Table 4 summarizes the variables and their quantification methods. Regressing work trip lengths on a variety of explanatory variables covering socio-demographics and urban form have already been applied in a number of studies [
36,
37].
To answer the second research question, the same 14 explanatory variables were taken for the city models, so that they were comparable with the MENA model as well as with one another. The WLS modeling and weighting were conducted with the same procedure. Finally, the commute distances of the three case-study cities were descriptively analyzed, and analysis of variance was conducted, with the null hypothesis that the mean of commute distances of the working respondents of Tehran, Istanbul, and Cairo were the same. In order to compare the mean commuting lengths across the three cities, the independent-sample Kruskal–Wallis test was applied. The null hypothesis of this test was that the mean rank commute distances of the cities were the same.

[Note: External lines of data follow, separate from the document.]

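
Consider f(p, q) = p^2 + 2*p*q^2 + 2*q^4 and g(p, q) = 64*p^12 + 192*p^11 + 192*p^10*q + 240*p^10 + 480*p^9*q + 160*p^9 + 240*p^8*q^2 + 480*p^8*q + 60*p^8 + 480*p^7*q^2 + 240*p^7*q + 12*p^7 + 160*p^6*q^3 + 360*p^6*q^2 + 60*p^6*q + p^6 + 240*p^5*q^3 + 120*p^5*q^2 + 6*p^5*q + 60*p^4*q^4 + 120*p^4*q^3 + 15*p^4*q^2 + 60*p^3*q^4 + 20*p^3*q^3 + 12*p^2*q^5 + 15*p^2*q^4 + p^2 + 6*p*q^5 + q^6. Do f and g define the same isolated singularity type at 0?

No.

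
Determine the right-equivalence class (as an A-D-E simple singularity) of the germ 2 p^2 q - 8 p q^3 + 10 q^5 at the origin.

D_{6}

The Hessian of f at 0 is [[0, 0], [0, 0]] with rank 0, so corank 2. A Groebner basis of the Jacobian ideal J(f) in C{p,q} is {p^3, p^2*q, 2*p^2 + p*q^2, -p*q/2 + q^3}; counting standard monomials gives mu = 6. Corank 2; j^3 = 2*p^2*q has shape L^2 M (L != M), so D-series; mu = 6 gives D_6.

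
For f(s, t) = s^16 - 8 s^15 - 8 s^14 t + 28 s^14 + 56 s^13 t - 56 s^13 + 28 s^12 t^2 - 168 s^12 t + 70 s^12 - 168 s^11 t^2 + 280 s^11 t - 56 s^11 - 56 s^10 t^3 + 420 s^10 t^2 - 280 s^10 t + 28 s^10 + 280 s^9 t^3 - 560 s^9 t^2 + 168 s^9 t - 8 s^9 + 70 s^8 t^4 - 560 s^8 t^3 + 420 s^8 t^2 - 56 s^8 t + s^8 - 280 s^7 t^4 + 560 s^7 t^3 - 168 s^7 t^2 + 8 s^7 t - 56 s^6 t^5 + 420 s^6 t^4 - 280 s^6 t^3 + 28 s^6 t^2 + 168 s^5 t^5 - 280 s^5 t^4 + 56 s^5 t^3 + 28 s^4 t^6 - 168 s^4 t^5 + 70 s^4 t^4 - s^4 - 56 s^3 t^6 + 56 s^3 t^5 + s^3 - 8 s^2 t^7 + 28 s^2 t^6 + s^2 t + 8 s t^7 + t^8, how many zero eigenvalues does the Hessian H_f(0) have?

2

The Hessian at 0 is [[0, 0], [0, 0]] of rank 0; hence corank 2.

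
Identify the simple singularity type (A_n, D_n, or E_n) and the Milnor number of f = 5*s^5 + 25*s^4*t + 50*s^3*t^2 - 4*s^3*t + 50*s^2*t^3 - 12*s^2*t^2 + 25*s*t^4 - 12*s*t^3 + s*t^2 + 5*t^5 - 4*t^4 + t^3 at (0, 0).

Type D_{6}, Milnor number mu = 6.

The Hessian of f at 0 is [[0, 0], [0, 0]] with rank 0, so corank 2. A Groebner basis of the Jacobian ideal J(f) in C{s,t} is {s^3 - s*t/2 - 13*t^2/2, s^2*t + 2*t^2, s*t^2, t^3}; counting standard monomials gives mu = 6. Corank 2; j^3 = t^2*(s + t) has shape L^2 M (L != M), so D-series; mu = 6 gives D_6.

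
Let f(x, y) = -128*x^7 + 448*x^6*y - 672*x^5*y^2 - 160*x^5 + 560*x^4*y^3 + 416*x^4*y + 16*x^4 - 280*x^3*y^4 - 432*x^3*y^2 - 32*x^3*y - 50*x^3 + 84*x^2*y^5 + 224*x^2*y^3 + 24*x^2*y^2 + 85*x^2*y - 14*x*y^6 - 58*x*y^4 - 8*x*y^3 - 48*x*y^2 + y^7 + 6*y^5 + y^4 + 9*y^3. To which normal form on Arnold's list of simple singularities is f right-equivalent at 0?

D5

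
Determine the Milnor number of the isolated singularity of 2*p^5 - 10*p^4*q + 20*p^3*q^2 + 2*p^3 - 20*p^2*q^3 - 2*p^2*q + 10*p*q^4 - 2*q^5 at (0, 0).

6

The Hessian of f at 0 is [[0, 0], [0, 0]] with rank 0, so corank 2. A Groebner basis of the Jacobian ideal J(f) in C{p,q} is {p*q/5 + q^4, p*q^2, p^2 - p*q}; counting standard monomials gives mu = 6. Corank 2; j^3 = 2*p^2*(p - q) has shape L^2 M (L != M), so D-series; mu = 6 gives D_6.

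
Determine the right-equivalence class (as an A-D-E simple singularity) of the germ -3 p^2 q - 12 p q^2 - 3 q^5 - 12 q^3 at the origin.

D_{6}

The Hessian of f at 0 is [[0, 0], [0, 0]] with rank 0, so corank 2. A Groebner basis of the Jacobian ideal J(f) in C{p,q} is {p^2/5 + q^4 - 4*q^2/5, p^3 + 8*q^3, p*q + 2*q^2}; counting standard monomials gives mu = 6. Corank 2; j^3 = -3*q*(p + 2*q)^2 has shape L^2 M (L != M), so D-series; mu = 6 gives D_6.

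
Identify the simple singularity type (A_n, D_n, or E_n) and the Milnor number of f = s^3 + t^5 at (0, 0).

The Hessian of f at 0 has rank 0. Corank 2; j^3 = s^3 is a perfect cube, so E-series; the 5-jet and mu = 8 give E_8.

Type E8, Milnor number mu = 8.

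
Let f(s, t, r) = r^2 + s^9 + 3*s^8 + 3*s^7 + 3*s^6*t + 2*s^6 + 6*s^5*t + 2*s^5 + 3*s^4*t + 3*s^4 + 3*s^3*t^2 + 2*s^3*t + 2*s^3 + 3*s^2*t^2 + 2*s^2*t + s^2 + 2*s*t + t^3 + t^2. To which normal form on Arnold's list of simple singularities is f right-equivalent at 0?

A2

The Hessian of f at 0 is [[2, 2, 0], [2, 2, 0], [0, 0, 2]] with rank 2, so corank 1. A Groebner basis of the Jacobian ideal J(f) in C{s,t,r} is {t^2, s + t, r}; counting standard monomials gives mu = 2. Corank 1: A-series; mu = 2 gives A_2.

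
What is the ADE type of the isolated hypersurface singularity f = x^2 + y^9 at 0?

A_8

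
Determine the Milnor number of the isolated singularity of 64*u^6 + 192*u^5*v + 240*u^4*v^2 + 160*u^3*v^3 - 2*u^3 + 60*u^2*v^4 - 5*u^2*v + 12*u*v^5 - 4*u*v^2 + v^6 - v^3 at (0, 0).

7

The Hessian of f at 0 is [[0, 0], [0, 0]] with rank 0, so corank 2. A Groebner basis of the Jacobian ideal J(f) in C{u,v} is {u*v/12 + v^5 + v^2/12, u*v^2 + v^3, u^2 + 3*u*v/2 + v^2/2}; counting standard monomials gives mu = 7. Corank 2; j^3 = -(u + v)^2*(2*u + v) has shape L^2 M (L != M), so D-series; mu = 7 gives D_7.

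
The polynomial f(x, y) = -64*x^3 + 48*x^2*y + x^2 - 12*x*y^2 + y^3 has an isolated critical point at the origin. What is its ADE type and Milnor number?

Type A_2, Milnor number mu = 2.

The Hessian of f at 0 is [[2, 0], [0, 0]] with rank 1, so corank 1. A Groebner basis of the Jacobian ideal J(f) in C{x,y} is {y^2, x}; counting standard monomials gives mu = 2. Corank 1: A-series; mu = 2 gives A_2.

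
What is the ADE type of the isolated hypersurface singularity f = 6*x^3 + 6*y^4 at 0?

The Hessian of f at 0 is [[0, 0], [0, 0]] with rank 0, so corank 2. A Groebner basis of the Jacobian ideal J(f) in C{x,y} is {y^3, x^2}; counting standard monomials gives mu = 6. Corank 2; j^3 = 6*x^3 is a perfect cube, so E-series; the 4-jet and mu = 6 give E_6.

E6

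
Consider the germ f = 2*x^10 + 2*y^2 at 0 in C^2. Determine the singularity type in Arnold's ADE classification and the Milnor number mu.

The Hessian of f at 0 has rank 1. Corank 1: A-series; mu = 9 gives A_9.

Type A_9, Milnor number mu = 9.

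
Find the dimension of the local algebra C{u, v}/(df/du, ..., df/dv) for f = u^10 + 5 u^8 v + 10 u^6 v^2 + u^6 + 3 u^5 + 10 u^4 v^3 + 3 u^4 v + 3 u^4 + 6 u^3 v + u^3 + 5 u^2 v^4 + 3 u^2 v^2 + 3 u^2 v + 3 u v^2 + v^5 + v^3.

The Hessian of f at 0 is [[0, 0], [0, 0]] with rank 0, so corank 2. A Groebner basis of the Jacobian ideal J(f) in C{u,v} is {u^2/4 + u*v^3 + u*v^2/2 + u*v/2 + v^3/2 + v^2/4, v^4, u^3 + 3*u^2/2 + 3*u*v + v^3 + 3*v^2/2, u^2*v - u^2/2 + u*v^2 - u*v - v^2/2}; counting standard monomials gives mu = 8. Corank 2; j^3 = (u + v)^3 is a perfect cube, so E-series; the 5-jet and mu = 8 give E_8.

8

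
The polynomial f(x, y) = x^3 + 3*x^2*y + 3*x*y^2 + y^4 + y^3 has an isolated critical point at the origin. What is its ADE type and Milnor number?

The Hessian of f at 0 is [[0, 0], [0, 0]] with rank 0, so corank 2. A Groebner basis of the Jacobian ideal J(f) in C{x,y} is {y^3, x^2 + 2*x*y + y^2}; counting standard monomials gives mu = 6. Corank 2; j^3 = (x + y)^3 is a perfect cube, so E-series; the 4-jet and mu = 6 give E_6.

Type E_6, Milnor number mu = 6.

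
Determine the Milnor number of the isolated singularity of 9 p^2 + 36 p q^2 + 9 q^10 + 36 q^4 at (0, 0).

9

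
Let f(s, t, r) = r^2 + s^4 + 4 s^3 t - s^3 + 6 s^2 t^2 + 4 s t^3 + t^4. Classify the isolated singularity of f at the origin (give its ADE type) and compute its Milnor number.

Type E6, Milnor number mu = 6.

The Hessian of f at 0 has rank 1. Corank 2; j^3 = -s^3 is a perfect cube, so E-series; the 4-jet and mu = 6 give E_6.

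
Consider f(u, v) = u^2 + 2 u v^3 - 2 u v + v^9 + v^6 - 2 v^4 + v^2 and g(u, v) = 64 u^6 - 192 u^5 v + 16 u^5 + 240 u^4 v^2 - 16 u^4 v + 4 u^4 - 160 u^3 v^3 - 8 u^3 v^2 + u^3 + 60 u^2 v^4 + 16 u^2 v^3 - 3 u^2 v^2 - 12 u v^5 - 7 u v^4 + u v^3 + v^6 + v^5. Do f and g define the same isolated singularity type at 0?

No.

The Hessian of f at 0 is [[2, -2], [-2, 2]] with rank 1, so corank 1. A Groebner basis of the Jacobian ideal J(f) in C{u,v} is {u^2*v^2 + 2*u^2 - 3*u*v + v^2, u^3 - 3*u^2*v + 3*u*v^2 + u - v, u + v^3 - v}; counting standard monomials gives mu = 8. Corank 1: A-series; mu = 8 gives A_8. The Hessian of g at 0 is [[0, 0], [0, 0]] with rank 0, so corank 2. A Groebner basis of the Jacobian ideal J(g) in C{u,v} is {3*u^2/7 + v^4 + v^3/7, u^3, u^2*v - u^2/7 - v^3/21, -u^2 + u*v^2 - v^3/3}; counting standard monomials gives mu = 7. Corank 2; j^3 = u^3 is a perfect cube, so E-series; the 4-jet and mu = 7 give E_7. f is A_8 but g is E_7, hence not right-equivalent.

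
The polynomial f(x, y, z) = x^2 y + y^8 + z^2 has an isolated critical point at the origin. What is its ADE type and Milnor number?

The Hessian of f at 0 is [[0, 0, 0], [0, 0, 0], [0, 0, 2]] with rank 1, so corank 2. A Groebner basis of the Jacobian ideal J(f) in C{x,y,z} is {x^2/8 + y^7, x^3, x*y, z}; counting standard monomials gives mu = 9. Corank 2; j^3 = x^2*y has shape L^2 M (L != M), so D-series; mu = 9 gives D_9.

Type D_{9}, Milnor number mu = 9.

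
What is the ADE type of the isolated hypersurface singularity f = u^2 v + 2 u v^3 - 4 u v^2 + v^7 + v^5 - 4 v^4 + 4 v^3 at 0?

D_{8}

The Hessian of f at 0 has rank 0. Corank 2; j^3 = v*(u - 2*v)^2 has shape L^2 M (L != M), so D-series; mu = 8 gives D_8.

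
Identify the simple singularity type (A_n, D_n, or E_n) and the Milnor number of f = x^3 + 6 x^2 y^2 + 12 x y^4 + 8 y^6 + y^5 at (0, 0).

The Hessian of f at 0 has rank 0. Corank 2; j^3 = x^3 is a perfect cube, so E-series; the 5-jet and mu = 8 give E_8.

Type E_8, Milnor number mu = 8.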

Since there were considerable numbers of independent variables in the models, the possible problem of multicollinearity was checked for using the collinearity diagnostics tool in SPSS. In the outputs, when variance inflation factor (VIF) values were less than 3, it was assumed that there is no multicollinearity problem, while when they were more than 3, it was probable that collinearity existed. Moreover, when the VIF values were more than 5, it was likely that there was collinearity and when they were more than 10, there was definitely collinearity.